Erik Erikson adalah seorang psikolog perkembangan Denmark-Jerman-Amerika dan psikoanalis terkenal karena teorinya tentang pembangunan sosial manusia. Perkembangan identitas tampaknya telah menjadi salah satu keprihatinan Erikson terbesar dalam hidup sendiri maupun teorinya. Selama masa kanak-kanak dan dewasa awal ia dikenal sebagai Erik Homburger dan orang tuanya terus rincian kelahirannya rahasia. Dia adalah seorang, jangkung pirang, bermata biru anak yang dibesarkan dalam agama Yahudi. Erikson adalah seorang mahasiswa dan guru seni.
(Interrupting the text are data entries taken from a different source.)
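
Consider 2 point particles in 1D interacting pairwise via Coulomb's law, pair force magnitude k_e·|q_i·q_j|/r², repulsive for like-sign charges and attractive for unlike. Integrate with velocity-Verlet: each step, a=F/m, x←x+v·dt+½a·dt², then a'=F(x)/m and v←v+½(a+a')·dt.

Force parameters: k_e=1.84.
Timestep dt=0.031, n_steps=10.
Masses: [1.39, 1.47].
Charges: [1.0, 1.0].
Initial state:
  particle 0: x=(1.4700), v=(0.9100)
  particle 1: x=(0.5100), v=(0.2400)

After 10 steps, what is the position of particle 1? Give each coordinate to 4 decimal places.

step 0: x0=(1.4700) x1=(0.5100)
step 1: x0=(1.4989) x1=(0.5168)
step 2: x0=(1.5291) x1=(0.5223)
step 3: x0=(1.5606) x1=(0.5267)
step 4: x0=(1.5933) x1=(0.5299)
step 5: x0=(1.6270) x1=(0.5321)
step 6: x0=(1.6619) x1=(0.5332)
step 7: x0=(1.6977) x1=(0.5335)
step 8: x0=(1.7345) x1=(0.5328)
step 9: x0=(1.7722) x1=(0.5313)
step 10: x0=(1.8107) x1=(0.5290)

(0.5290)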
Setelah lulus dari Erikson Institute di Wina psikoanalitis 1933.        Ia berhijrah bersama istrinya, pertama ke Denmark lalu ke Amerika Serikat, di mana ia menjadi psikoanalis anak pertama di Boston. Erikson memegang posisi di Massachusetts General Hospital. Pada tahun 1936, Erikson menerima posisi di Yale University, bekerja di Institute of Human Relations dan mengajar di Sekolah Kedokteran. Setelah setahun mengamati anak-anak Sioux di Dakota Selatan, ia bergabung dengan staf pengajar University of California di Berkeley, berafiliasi dengan Institut Kesejahteraan Anak, dan membuka praktik.
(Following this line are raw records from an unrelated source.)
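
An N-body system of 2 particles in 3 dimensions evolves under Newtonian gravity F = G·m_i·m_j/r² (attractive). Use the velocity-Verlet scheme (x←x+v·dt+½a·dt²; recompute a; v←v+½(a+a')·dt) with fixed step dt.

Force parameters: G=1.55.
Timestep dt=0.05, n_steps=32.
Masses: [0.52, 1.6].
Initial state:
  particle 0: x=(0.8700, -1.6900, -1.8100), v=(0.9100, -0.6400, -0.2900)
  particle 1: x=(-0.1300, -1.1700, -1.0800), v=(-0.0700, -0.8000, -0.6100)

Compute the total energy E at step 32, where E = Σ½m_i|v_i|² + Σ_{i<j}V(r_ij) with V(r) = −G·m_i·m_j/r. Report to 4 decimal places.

0.2014

step 0: x0=(0.8700, -1.6900, -1.8100) x1=(-0.1300, -1.1700, -1.0800)
step 1: x0=(0.9142, -1.7213, -1.8236) x1=(-0.1331, -1.2102, -1.1108)
step 2: x0=(0.9559, -1.7514, -1.8354) x1=(-0.1353, -1.2508, -1.1422)
step 3: x0=(0.9950, -1.7804, -1.8456) x1=(-0.1368, -1.2918, -1.1741)
step 4: x0=(1.0316, -1.8082, -1.8543) x1=(-0.1374, -1.3332, -1.2064)
step 5: x0=(1.0657, -1.8350, -1.8616) x1=(-0.1372, -1.3749, -1.2393)
step 6: x0=(1.0972, -1.8608, -1.8676) x1=(-0.1361, -1.4169, -1.2725)
step 7: x0=(1.1261, -1.8857, -1.8724) x1=(-0.1342, -1.4592, -1.3062)
step 8: x0=(1.1525, -1.9097, -1.8760) x1=(-0.1315, -1.5018, -1.3403)
step 9: x0=(1.1762, -1.9329, -1.8785) x1=(-0.1279, -1.5446, -1.3747)
step 10: x0=(1.1973, -1.9553, -1.8799) x1=(-0.1235, -1.5878, -1.4094)
step 11: x0=(1.2158, -1.9770, -1.8805) x1=(-0.1182, -1.6311, -1.4444)
step 12: x0=(1.2314, -1.9980, -1.8801) x1=(-0.1120, -1.6747, -1.4798)
step 13: x0=(1.2443, -2.0182, -1.8789) x1=(-0.1049, -1.7185, -1.5154)
step 14: x0=(1.2543, -2.0379, -1.8769) x1=(-0.0969, -1.7625, -1.5512)
step 15: x0=(1.2614, -2.0569, -1.8742) x1=(-0.0879, -1.8068, -1.5873)
step 16: x0=(1.2654, -2.0754, -1.8709) x1=(-0.0779, -1.8511, -1.6236)
step 17: x0=(1.2663, -2.0933, -1.8670) x1=(-0.0669, -1.8957, -1.6601)
step 18: x0=(1.2639, -2.1108, -1.8625) x1=(-0.0549, -1.9404, -1.6968)
step 19: x0=(1.2582, -2.1279, -1.8577) x1=(-0.0417, -1.9853, -1.7335)
step 20: x0=(1.2488, -2.1445, -1.8525) x1=(-0.0274, -2.0303, -1.7704)
step 21: x0=(1.2358, -2.1608, -1.8471) x1=(-0.0118, -2.0754, -1.8074)
step 22: x0=(1.2188, -2.1768, -1.8415) x1=(0.0050, -2.1206, -1.8444)
step 23: x0=(1.1976, -2.1927, -1.8360) x1=(0.0232, -2.1658, -1.8814)
step 24: x0=(1.1719, -2.2084, -1.8306) x1=(0.0428, -2.2111, -1.9184)
step 25: x0=(1.1414, -2.2242, -1.8256) x1=(0.0640, -2.2564, -1.9552)
step 26: x0=(1.1056, -2.2401, -1.8212) x1=(0.0869, -2.3016, -1.9919)
step 27: x0=(1.0642, -2.2563, -1.8178) x1=(0.1116, -2.3467, -2.0282)
step 28: x0=(1.0165, -2.2732, -1.8158) x1=(0.1384, -2.3917, -2.0641)
step 29: x0=(0.9618, -2.2910, -1.8158) x1=(0.1675, -2.4363, -2.0993)
step 30: x0=(0.8992, -2.3102, -1.8185) x1=(0.1991, -2.4804, -2.1336)
step 31: x0=(0.8277, -2.3316, -1.8253) x1=(0.2336, -2.5239, -2.1666)
step 32: x0=(0.7460, -2.3563, -1.8379) x1=(0.2715, -2.5663, -2.1977)
step 0 velocities: v0=(0.9100, -0.6400, -0.2900) v1=(-0.0700, -0.8000, -0.6100)
step 0: KE=1.1573, PE=-0.9603, E=0.1969
step 32 velocities: v0=(-1.7509, -0.5458, -0.3415) v1=(0.7948, -0.8306, -0.5933)
step 32: KE=2.2437, PE=-2.0423, E=0.2014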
Setelah penerbitan buku yang terkenal Erikson, Anak dan Masyarakat, pada 1950, ia meninggalkan University of California ketika profesor ada diminta untuk tanda-tangani sumpah loyalitas. Pada tahun 1960, Erikson kembali ke Harvard sebagai profesor pembangunan manusia dan tetap di universitas hingga pensiun pada tahun 1970. Erikson juga dikreditkan dengan menjadi salah satu pencetus psikologi Ego, yang menekankan peran ego sebagai lebih dari seorang hamba id. 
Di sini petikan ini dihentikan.